OTU selection clusters sequences into clusters using an OTU selection program. OTU selection is performed using the guidelines discussed in the paper “UPARSE: Highly accurate OTU sequences from microbial amplicon reads” by Robert Edgar. In that paper, the following methodology is laid out in order to select OTUs:
- Perform dereplication on the sequences
- Remove all singleton clusters from the data set and sort the data by abundance
- Trim all sequences to the same length
- Perform OTU clustering using UPARSE
- Map original reads to the OTUs
Dereplication of sequences is performed using the USEARCH prefix dereplication method. Once complete, we remove all singleton clusters and sort the remaining sequences by cluster size from largest to smallest. The sequences are then run through a trimming algorithm that trims each sequence down to the same size. It should be noted that the sequences are only trimmed for UPARSE and the final taxonomic analysis is based upon the full-length sequences. Next we use the UPARSE algorithm to select OTUs. Using the USEARCH global alignment algorithm, we then assign each of the original reads back to their OTUs and write the mapping data to an OTU map and OTU table file.
The global search method uses a mixture of the USEARCH global search algorithm along with a python program to determine the actual taxonomic assignment that is assigned to each read.
This method is described in the paper “An extensible framework for optimizing classification enhances short-amplicon taxonomic assignments” by Nicholas Bokulich, et al.
The paper describes a methodology in which a high-quality database is used in pair with USEARCH to rapidly find the top 6 matches in the database for a given sequence.
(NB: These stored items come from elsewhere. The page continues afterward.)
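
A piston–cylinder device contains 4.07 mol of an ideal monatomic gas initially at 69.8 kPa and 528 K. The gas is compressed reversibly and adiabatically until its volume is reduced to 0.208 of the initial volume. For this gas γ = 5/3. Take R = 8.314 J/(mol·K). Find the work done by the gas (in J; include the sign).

-49500 J

V₁ = nRT₁/P₁ = 4.07×8.314×528/69.8 = 256 L.
Adiabatic: TV^(γ−1) = const ⇒ T₂ = 528×(4.81)^0.667 = 1500 K; PV^γ = const ⇒ P₂ = 956 kPa.
ΔU = nCvΔT = 4.07×12.5×(1500−528) = 49500 J.
Q = 0 for an adiabatic process, so W = −ΔU = -49500 J.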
From these 6 sequences we then assign a confidence value to each taxonomic level (kingdom, phylum, class, order, family, genus and species) by taking the number of taxonomic matches that agree with the top match, and dividing by the number of total matches: E.g. If Bacteria is the top kingdom match, with five matches showing Bacteria and one match showing Archaea, our algorithm would assign the kingdom Bacteria a confidence of 5/6 = .83.
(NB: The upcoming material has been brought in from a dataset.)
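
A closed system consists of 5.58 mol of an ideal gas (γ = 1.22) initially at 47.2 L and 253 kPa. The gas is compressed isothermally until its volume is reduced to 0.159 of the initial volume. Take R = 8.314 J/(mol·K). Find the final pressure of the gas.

1590 kPa

T₁ = P₁V₁/(nR) = 253×47.2/(5.58×8.314) = 257 K.
Isothermal: T stays 257 K; PV = const ⇒ V₂ = 7.50 L, P₂ = 1590 kPa.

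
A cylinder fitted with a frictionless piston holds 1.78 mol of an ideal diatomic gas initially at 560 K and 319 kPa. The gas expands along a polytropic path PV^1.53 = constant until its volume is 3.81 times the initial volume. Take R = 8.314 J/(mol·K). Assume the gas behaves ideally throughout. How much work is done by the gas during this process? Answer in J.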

This diversity analysis program takes the OTU/Derep table output from sequence clustering, along with the output generated during taxonomic identification, and begins generating a new OTU table with the taxonomic information tied to each cluster.
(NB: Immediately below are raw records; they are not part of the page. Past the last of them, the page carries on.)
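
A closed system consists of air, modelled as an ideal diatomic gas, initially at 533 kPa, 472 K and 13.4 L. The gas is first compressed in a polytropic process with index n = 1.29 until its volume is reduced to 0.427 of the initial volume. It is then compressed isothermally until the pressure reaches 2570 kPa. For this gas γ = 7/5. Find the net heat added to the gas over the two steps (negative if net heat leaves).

-6240 J

n = P₁V₁/(RT₁) = 533×13.4/(8.314×472) = 1.82 mol.
Step 1 — Polytropic n=1.29: T₂ = T₁(V₁/V₂)^(n−1) = 472×(2.34)^0.29 = 604 K; P₂ = P₁(V₁/V₂)^n = 1600 kPa.
W = (P₁V₁−P₂V₂)/(n−1) = (533×13.4−1600×5.72)/0.29 = -6890 J.
ΔU = nCvΔT = 1.82×20.8×(604−472) = 5000 J.
Q = ΔU + W = -1900 J.
State after step 1: P = 1600 kPa, V = 5.72 L, T = 604 K.
Step 2 — Isothermal: T stays 604 K; PV = const ⇒ V₂ = 3.56 L, P₂ = 2570 kPa.
ΔU = 0 (ideal gas, T constant).
W = nRT ln(V₂/V₁) = 1.82×8.314×604×ln(0.622) = -4350 J.
Q = ΔU + W = -4350 J.
Net over both steps: W = -11200 J, Q = -6240 J, ΔU = 5000 J.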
This updated OTU table is then written to the output analysis folder with both the trimmed and full taxonomic information for each cluster. For each taxonomic level (kingdom, phylum, class, order, family, genus and species), four files are generated that contain the number of sequences per full taxonomic match per sample, the percentage per full taxonomic match per sample, the number of sequences per trimmed taxonomic match per sample, and the percentage per trimmed taxonomic match per sample.
- Edgar R . Search and clustering orders of magnitude faster than BLAST. Bioinformatics. pp. 1-3, 12. August 2010.
- Edgar R C. UPARSE: highly accurate OTU sequences from microbial amplicon reads. Nature Methods. vol. 10, pp. 996-998. 2013.
- Edgar R C, Haas B J, et al. UCHIME improves sensitivity and speed of chimera detection. Oxford Journal of Bioinformatics. vol. 27, no. 16, pp. 2194-2200. 2011.
- Bokulich N A, Rideout J R, et al. An extensible framework for optimizing classification enhances short-amplicon taxonomic assignments. Not Yet Published. 2014.
- Zhang J, Kobert K, et al. PEAR: A fast and accurate Illumina Paired-End reAd mergeR, Bioinformatics, 2013.